Abstract

Turkmenistan holds a special place in the Russian and Soviet imagination. At the turn of the last century, especially, Turkmenistan appeared as an imaginative object shaped by both nineteenth century tropes and images of the steppe and by the modernist's revaluation and displacement of these very tropes. This article traces this intellectual history from the late nineteenth century to the fall of the Soviet empire and elicits three main narratives through which the republic was rendered alien: Turkmenistan as a “republic from outer space,” as an “arctic desert,” and as a republic whose southern border is constantly threatened by various forces that can never be successfully defeated.
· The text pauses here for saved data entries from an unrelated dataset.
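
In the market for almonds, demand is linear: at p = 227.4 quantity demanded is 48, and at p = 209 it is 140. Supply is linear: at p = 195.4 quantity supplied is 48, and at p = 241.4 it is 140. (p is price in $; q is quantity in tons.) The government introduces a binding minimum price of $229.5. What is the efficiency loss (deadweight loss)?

Demand slope = (209 − 227.4)/(140 − 48) = −0.2, so p = 237 − 0.2q.
Supply slope = (241.4 − 195.4)/(140 − 48) = 0.5, so p = 171.4 + 0.5q.
Competitive equilibrium: 237 − 0.2q = 171.4 + 0.5q → q* = 93.7143, p* = 218.2571.
At the floor p = 229.5, quantity demanded = (237 − 229.5)/0.2 = 37.5.
Sellers' marginal cost at q' = 37.5: 171.4 + 0.5·37.5 = 190.15.
Δq = 93.7143 − 37.5 = 56.2143; wedge = 229.5 − 190.15 = 39.35.
DWL = ½ × 56.2143 × 39.35 = $1106.02.

$1106.02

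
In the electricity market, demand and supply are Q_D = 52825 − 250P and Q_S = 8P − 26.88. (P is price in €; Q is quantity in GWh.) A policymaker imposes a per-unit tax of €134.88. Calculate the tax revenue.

In inverse form: demand P = 211.3 − 0.004Q, supply P = 3.36 + 0.125Q.
Competitive equilibrium: 211.3 − 0.004Q = 3.36 + 0.125Q → Q* = 1611.938, P* = 204.8522.
With the tax, the buyer price exceeds the seller price by 134.88: (211.3 − 0.004Q) − (3.36 + 0.125Q) = 134.88 → Q' = 566.3566.
Tax revenue = 134.88 × 566.3566 = €76390.18.

€76390.18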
Based on a wide body of literary works and films, mainly from the 1920s–30s and the late Soviet period, the paper points to intertextual references that betray both shifts and continuities within these narratives. The analysis shows how notions of political integration and climatic transformations were constantly countered by alternative imaginary boundaries, contributing to an “imaginative geography” of the republic that shaped the way Turkmenistan was perceived. The development of such an “imaginative geography” of Turkmenistan as an “alien republic” was thereby inextricably linked to its steppe and desert geography, marked by a threefold dialectic between concrete and imaginary geography, a rhetoric of appropriation and of alienation, and between present and mythical time.